🤖 AI Summary
Existing CPU-centric approximate nearest neighbor (ANN) indexing and filtering solutions for DLRM-based large-scale recommendation systems suffer from high computational overhead and inability to jointly optimize indexing and model inference, leading to suboptimal GPU service efficiency.
Method: We propose the first end-to-end GPU-native recommendation serving system featuring: (1) a GPU-native Bloom index coupled with an integrated Int8 nearest-neighbor search kernel, reducing memory footprint via dual-index collaboration; (2) an OverArch scoring layer and Value Model enabling multi-task retrieval and similarity learning; and (3) unified embedding caching, model-aware indexing, and joint modeling for fully model-driven serving.
Results: Evaluated on industrial datasets, our system achieves 5.6× lower latency, 23.7× higher throughput, and 13.35× better cost efficiency versus CPU-based baselines, and currently serves hundreds of models for billions of users.
📝 Abstract
Serving deep learning based recommendation models (DLRM) at scale is challenging. Existing systems rely on CPU-based ANN indexing and filtering services, suffering from non-negligible costs and forgoing joint optimization opportunities. Such inefficiency makes them difficult to support more complex model architectures, such as learned similarities and multi-task retrieval. In this paper, we propose SilverTorch, a model-based system for serving recommendation models on GPUs. SilverTorch unifies model serving by replacing standalone indexing and filtering services with layers of served models. We propose a Bloom index algorithm on GPUs for feature filtering and a tensor-native fused Int8 ANN kernel on GPUs for nearest neighbor search.
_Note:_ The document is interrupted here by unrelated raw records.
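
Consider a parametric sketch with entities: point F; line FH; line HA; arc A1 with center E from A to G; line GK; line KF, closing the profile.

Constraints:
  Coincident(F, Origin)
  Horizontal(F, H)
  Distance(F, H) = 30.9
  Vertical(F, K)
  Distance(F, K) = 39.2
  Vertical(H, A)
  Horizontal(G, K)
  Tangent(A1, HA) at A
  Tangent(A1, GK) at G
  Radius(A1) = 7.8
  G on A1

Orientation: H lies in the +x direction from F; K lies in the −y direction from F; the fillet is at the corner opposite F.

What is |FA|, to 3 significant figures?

44.1

The virtual corner opposite F is at (30.9, -39.2). A1 meets HA tangentially, so EA is at right angles to HA and the tangent condition forces EG to be normal to GK, with radius 7.8, so the center E sits 7.8 in from both sides at E = (23.1, -31.4). That places the tangent points at A = (30.9, -31.4) on HA and G = (23.1, -39.2) on GK. Then |FA| = |A − F| = 44.1.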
We further co-design the ANN search index and filtering index to reduce GPU memory utilization and eliminate unnecessary computation. Benefit from SilverTorch's serving paradigm, we introduce a OverArch scoring layer and a Value Model to aggregate results across multi-tasks. These advancements improve the accuracy for retrieval and enable future studies for serving more complex models. For ranking, SilverTorch's design accelerates item embedding calculation by caching the pre-calculated embeddings inside the serving model. Our evaluation on the industry-scale datasets show that SilverTorch achieves up to 5.6x lower latency and 23.7x higher throughput compared to the state-of-the-art approaches. We also demonstrate that SilverTorch's solution is 13.35x more cost-efficient than CPU-based solution while improving accuracy via serving more complex models. SilverTorch serves over hundreds of models online across major products and recommends contents for billions of daily active users.